1. ## Examples

Give an example or say why it is impossible:

1. A function which is discontinuous at every point of the set $\displaystyle \{\frac{1}{n}:n\in\mathbb{N}\}$ but continuous elsewhere on $\displaystyle \mathbb{R}$

I think it's possible since that set could be written as a countable union of closed sets, but I can't think of a particular example.

2. An infinite subset of [0,1] with no limit points.

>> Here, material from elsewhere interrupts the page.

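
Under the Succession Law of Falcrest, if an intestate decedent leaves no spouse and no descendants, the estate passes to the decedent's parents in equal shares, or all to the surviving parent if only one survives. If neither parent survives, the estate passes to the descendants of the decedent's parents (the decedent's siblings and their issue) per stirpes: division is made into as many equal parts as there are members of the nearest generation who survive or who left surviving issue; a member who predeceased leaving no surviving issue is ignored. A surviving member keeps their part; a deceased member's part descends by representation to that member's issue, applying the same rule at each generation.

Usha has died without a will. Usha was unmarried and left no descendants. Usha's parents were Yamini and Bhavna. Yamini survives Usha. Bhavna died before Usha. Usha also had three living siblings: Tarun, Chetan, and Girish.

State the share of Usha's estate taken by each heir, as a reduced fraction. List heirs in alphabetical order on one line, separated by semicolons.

Yamini 1

Only one parent, Yamini, survives, so Yamini takes the entire estate. The siblings take nothing because a surviving parent has priority.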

I think this is impossible but I'm not sure about my reasoning - is this correct?: Any subset of [0,1] is bounded so by the Bolzano Weierstrass theorem any sequence in this subset must have a convergent subsequence, so it has a limit point.

3. A closed set whose supremum is not a limit point of this set.

not sure...

4.A power series that is absolutely convergent at only one point.

Probably something with the point being 0... not sure though

Thanks for any help

2. 1. Hint:
Spoiler:
$\displaystyle f(x)=\begin{cases}x&x\ne\frac1n\\[1mm]0&\mbox{otherwise}\end{cases}$

3. Hint:
Spoiler:
Any finite set that is bounded above.

4. Hint:
Spoiler:
$\displaystyle \sum_{n\,=\,1}^\infty\frac{(-1)^n}nx^n$

3. Thanks Abstractionist. Regarding your answer to question 4, is it always true that if $\displaystyle \sum a_n$ diverges, then $\displaystyle \sum a_nx^n$ also diverges, for any x besides 0? And if not, what makes your example special? Thanks again

4. Originally Posted by Aileys.
is it always true that if $\displaystyle \sum a_n$ diverges, then $\displaystyle \sum a_nx^n$ also diverges, for any x besides 0?
No. For example, $\displaystyle \sum_{n\,=\,1}^\infty\frac1n$ diverges but $\displaystyle \sum_{n\,=\,1}^\infty\frac{x^n}n$ converges for $\displaystyle -1\le x\le0.$ However, the convergence is only conditional, not absolute.

5. Ahhh OK so then is it always true that if $\displaystyle \sum a_n$ diverges then the only x for which $\displaystyle \sum a_nx^n$ converges absolutely is zero?

Also while you're here ( ) was my answer to #2 correct?